Chauvin’s other charges remain.

Derek Chauvin Getty

On Thursday (Oct. 22), a Hennepin County judge dismissed the third-degree murder charge against Derek Chauvin, the ex-Minneapolis police officer who kneeled on George Floyd’s neck during his fatal arrest. Chauvin’s other charges — which include second-degree murder and second-degree manslaughter — still remain.

The hearing addressed motions from Chauvin, Tou Thao, J. Alexander Kueng and Thomas Lane, all of whom asked Judge Peter A. Cahill to dismiss all charges against them. The judge refused to drop Chauvin’s second-degree murder and second-degree manslaughter charges, as well as the charges against Thao, Kueng and Lane. The three former officers are charged with aiding and abetting second-degree murder and aiding and abetting second-degree manslaughter.

The state of Minnesota will have five days to decide whether or not to appeal Judge Cahill’s ruling.

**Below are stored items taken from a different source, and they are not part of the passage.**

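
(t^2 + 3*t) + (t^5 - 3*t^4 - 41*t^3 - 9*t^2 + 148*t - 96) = t^5 - 3*t^4 - 41*t^3 - 8*t^2 + 151*t - 96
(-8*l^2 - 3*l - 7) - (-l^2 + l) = -7*l^2 - 4*l - 7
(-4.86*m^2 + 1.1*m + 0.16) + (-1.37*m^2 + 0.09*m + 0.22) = -6.23*m^2 + 1.19*m + 0.38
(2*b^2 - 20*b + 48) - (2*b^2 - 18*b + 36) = 12 - 2*b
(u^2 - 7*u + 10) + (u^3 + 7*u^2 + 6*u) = u^3 + 8*u^2 - u + 10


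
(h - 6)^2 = h^2 - 12*h + 36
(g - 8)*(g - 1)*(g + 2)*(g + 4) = g^4 - 3*g^3 - 38*g^2 - 24*g + 64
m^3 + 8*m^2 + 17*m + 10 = (m + 1)*(m + 2)*(m + 5)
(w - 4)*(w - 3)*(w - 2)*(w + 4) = w^4 - 5*w^3 - 10*w^2 + 80*w - 96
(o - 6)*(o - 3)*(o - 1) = o^3 - 10*o^2 + 27*o - 18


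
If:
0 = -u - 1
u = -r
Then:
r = 1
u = -1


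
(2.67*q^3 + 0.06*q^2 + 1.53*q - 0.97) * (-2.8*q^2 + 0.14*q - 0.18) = -7.476*q^5 + 0.2058*q^4 - 4.7562*q^3 + 2.9194*q^2 - 0.4112*q + 0.1746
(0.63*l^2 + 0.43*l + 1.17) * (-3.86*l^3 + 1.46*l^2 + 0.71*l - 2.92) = -2.4318*l^5 - 0.74*l^4 - 3.4411*l^3 + 0.1739*l^2 - 0.4249*l - 3.4164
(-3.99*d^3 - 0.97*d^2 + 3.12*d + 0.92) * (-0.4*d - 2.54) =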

Prior to Thursday’s hearing, all four defendants’ attorneys moved to have the trial relocated outside of Hennepin County. On Tuesday (Oct. 20), Kueng’s lawyer — Thomas Plunkett — claimed that an armed man had walked through the Hennepin County Courthouse yelling, “Kill Chauvin” during a hearing earlier this month. Plunkett argued that the trial should be moved outside of the county due to the alleged incident.

“The intensity accompanying these proceedings has continued to increase as time has passed and grown into the real potential for deadly violence,” Plunkett said.

Moving these proceedings to a county that does not have a public thoroughfare passing through the lobby is necessary. This matter cannot be tried in a location where protestors may hop on a bus or train in response to a call for violence.”

Judge Cahill has yet to rule on the request.

Chauvin was arrested and charged with third-degree murder and manslaughter four days after Floyd died in police custody. His charge was later upgraded to second-degree murder and additional charges were levied against Thao, Kueng and Lane.

The officers’ trials are currently set for next March.